Becky clattered down the back steps and followed the sound around the edge of the garage. The coppery smell of blood nearly overwhelmed her. Her father had the deer hanging upside down from a metal bar chained to a rough wooden frame. Its gut was slit stem to stern, and its hind legs, which were spread wide and clamped to the bar, glistened in the cold sunlight. They had been skinned and cut off below the joint.

“Eugh! Dad, what are you doing?”

Her father paused from sawing straight into the buck’s crotch. “I’m skinning out my deer.” He was wearing baggy coveralls that looked like the aftermath of a terrible fight—all bruise-yellow, greasy grime, and blood. “Then, after he’s hung for a few days, I’m gonna butcher him.”

Becky winced. “Can’t you get someone to do that for you?”

Her father turned, the hacksaw in his hand. He had that look on his face, the one that said,
Goes off to a fancy college and she loses all common sense
. “Sure I could. But I’m not about to spend good money paying someone to do what any fool with a knife and a saw can do.” He replaced the hacksaw on a strip of cardboard that was laid out like a serial killer’s surgical set, with two wicked knives and a pair of long-handled pruning shears.

“I expected to see you on your last legs, the way Bonnie was talking this morning. Shows what she knows.”

Ed worked his hands well into the hide near the deer’s hindquarters and began to peel the skin off the body. “Bonnie’s just worried about your mother and me.”

“And I’m not.”

“Didn’t say that, did I?”

“You don’t say a lot of things. You’ve barely spoken to me since I started working on the Haudenosaunee project.”

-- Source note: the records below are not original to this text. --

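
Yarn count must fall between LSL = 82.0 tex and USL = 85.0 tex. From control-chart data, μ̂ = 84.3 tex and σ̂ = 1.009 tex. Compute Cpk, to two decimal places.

0.23

Cpu = (USL − μ̂) / (3σ̂) = (85.0 − 84.3) / (3 × 1.009) = 0.2313; Cpl = (μ̂ − LSL) / (3σ̂) = (84.3 − 82.0) / (3 × 1.009) = 0.7598; Cpk = min(Cpu, Cpl) = 0.2313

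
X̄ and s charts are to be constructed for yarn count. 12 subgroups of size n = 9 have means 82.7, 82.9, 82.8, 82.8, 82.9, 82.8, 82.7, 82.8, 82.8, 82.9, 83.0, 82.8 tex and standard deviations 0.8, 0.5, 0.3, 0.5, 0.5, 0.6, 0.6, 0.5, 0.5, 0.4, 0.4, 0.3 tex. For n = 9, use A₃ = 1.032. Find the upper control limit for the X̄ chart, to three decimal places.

X̄̄ = (82.7 + 82.9 + 82.8 + 82.8 + 82.9 + 82.8 + 82.7 + 82.8 + 82.8 + 82.9 + 83.0 + 82.8) / 12 = 82.8250
s̄ = (0.8 + 0.5 + 0.3 + 0.5 + 0.5 + 0.6 + 0.6 + 0.5 + 0.5 + 0.4 + 0.4 + 0.3) / 12 = 0.4917
UCL = X̄̄ + A₃·s̄ = 82.8250 + 1.032 × 0.4917 = 83.3324

83.332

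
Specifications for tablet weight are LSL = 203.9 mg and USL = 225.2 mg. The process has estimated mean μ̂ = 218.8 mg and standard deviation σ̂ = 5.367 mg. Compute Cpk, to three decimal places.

Cpu = (USL − μ̂) / (3σ̂) = (225.2 − 218.8) / (3 × 5.367) = 0.3975; Cpl = (μ̂ − LSL) / (3σ̂) = (218.8 − 203.9) / (3 × 5.367) = 0.9254; Cpk = min(Cpu, Cpl) = 0.3975

0.397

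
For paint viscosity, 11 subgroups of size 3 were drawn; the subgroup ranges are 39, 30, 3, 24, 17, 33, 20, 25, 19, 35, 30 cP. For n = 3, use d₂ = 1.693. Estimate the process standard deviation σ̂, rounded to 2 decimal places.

14.77

R̄ = (39 + 30 + 3 + 24 + 17 + 33 + 20 + 25 + 19 + 35 + 30) / 11 = 25.0000
σ̂ = R̄ / d₂ = 25.0000 / 1.693 = 14.7667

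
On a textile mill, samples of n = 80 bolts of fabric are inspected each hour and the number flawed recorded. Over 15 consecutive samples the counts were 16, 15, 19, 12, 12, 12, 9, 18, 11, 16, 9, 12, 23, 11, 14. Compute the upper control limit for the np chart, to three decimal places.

p̄ = Σdᵢ / (k·n) = 209 / (15 × 80) = 0.17417
UCL = np̄ + 3·√(np̄(1−p̄)) = 13.9333 + 3 × √(13.9333×0.82583) = 13.9333 + 3 × 3.3921 = 24.1098

24.110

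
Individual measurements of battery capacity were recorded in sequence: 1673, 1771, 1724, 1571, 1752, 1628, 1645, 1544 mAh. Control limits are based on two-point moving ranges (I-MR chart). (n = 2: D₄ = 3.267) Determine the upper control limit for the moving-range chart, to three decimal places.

Moving ranges: 98, 47, 153, 181, 124, 17, 101; M̄R̄ = 721.0000 / 7 = 103.0000
UCL_MR = D₄·M̄R̄ = 3.267 × 103.0000 = 336.5010

336.501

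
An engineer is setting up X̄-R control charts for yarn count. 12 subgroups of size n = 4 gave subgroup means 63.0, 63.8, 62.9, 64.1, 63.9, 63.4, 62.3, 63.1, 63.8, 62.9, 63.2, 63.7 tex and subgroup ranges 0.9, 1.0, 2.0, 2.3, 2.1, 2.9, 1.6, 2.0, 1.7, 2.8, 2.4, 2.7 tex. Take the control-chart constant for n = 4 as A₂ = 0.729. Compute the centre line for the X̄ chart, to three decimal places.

X̄̄ = (63.0 + 63.8 + 62.9 + 64.1 + 63.9 + 63.4 + 62.3 + 63.1 + 63.8 + 62.9 + 63.2 + 63.7) / 12 = 760.1000 / 12 = 63.3417
CL = X̄̄ = 63.3417

63.342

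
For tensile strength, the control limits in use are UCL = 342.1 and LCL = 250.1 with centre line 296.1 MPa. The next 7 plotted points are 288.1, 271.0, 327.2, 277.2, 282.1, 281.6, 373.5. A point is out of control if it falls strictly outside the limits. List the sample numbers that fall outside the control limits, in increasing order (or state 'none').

Compare each point to [250.1, 342.1]: sample 7 = 373.5 > UCL.

7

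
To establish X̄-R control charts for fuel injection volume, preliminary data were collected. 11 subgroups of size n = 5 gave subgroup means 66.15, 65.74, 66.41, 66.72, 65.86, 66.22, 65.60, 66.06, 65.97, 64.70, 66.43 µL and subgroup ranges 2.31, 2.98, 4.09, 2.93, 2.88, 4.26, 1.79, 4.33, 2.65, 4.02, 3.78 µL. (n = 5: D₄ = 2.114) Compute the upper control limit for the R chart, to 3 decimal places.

R̄ = (2.31 + 2.98 + 4.09 + 2.93 + 2.88 + 4.26 + 1.79 + 4.33 + 2.65 + 4.02 + 3.78) / 11 = 36.0200 / 11 = 3.2745
UCL_R = D₄·R̄ = 2.114 × 3.2745 = 6.9224

6.922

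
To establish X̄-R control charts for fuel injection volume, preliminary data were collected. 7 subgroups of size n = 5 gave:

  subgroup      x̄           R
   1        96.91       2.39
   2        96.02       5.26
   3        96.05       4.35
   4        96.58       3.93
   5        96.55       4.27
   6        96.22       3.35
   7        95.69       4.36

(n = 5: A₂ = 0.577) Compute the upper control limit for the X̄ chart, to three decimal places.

X̄̄ = (96.91 + 96.02 + 96.05 + 96.58 + 96.55 + 96.22 + 95.69) / 7 = 674.0200 / 7 = 96.2886
R̄ = (2.39 + 5.26 + 4.35 + 3.93 + 4.27 + 3.35 + 4.36) / 7 = 27.9100 / 7 = 3.9871
UCL = X̄̄ + A₂·R̄ = 96.2886 + 0.577 × 3.9871 = 98.5892

98.589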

“That what you call it? A project?” The hide stuck. Ed tugged it, then reached for one of the knives. “So what are you doing here? I mean, besides giving me grief. Weren’t you supposed to be over to Haudenosaunee puttin’ chains across the roads so’s no one could get in tomorrow?”

“Nobody’s chaining up the roads, Dad. I was visiting the great camp with a contractor. I’m trying to get things in order, so that after GWP buys the land and signs it over to us tonight, the ACC will be ready to implement its vision as soon as possible.”

The words were barely out of her mouth before she wished them back. Sure enough, her father’s eyebrows rose, in an exaggeratedly impressed expression.

“Implement your vision. ’S that what you people at the Adirondack Conservancy Corporation call shutting down the timber harvest and throwing folks out of work?”

Becky felt her face flushing hot. “No, that’s what we call returning the land to its natural state.”

“This land’s been occupied three hundred years. More, if you count the Iroquois. What’s this natural state you think you can get it back to?”

She knew she wasn’t going to win this, but she wanted her dad, for once, to get at least part of what she was trying to do. “We’ll be taking down all the buildings. Volunteers will remove the alien plants and replace them with native species. The forest will have a chance to resume its natural life cycle, unmanaged by harvesting or planting.”

“Firetrap, that’s what you’ll get with no harvesting. Just like you get diseased herds if you don’t hunt the deer.” He sawed in and out with his knife. The hide sagged away from the raw flesh beneath it. “Your group really tearing down the Haudenosaunee buildings? I was up there this morning, you know. Didn’t look as if anyone was getting ready to move. What does Eugene van der Hoeven think about you putting the wrecking ball to his home?”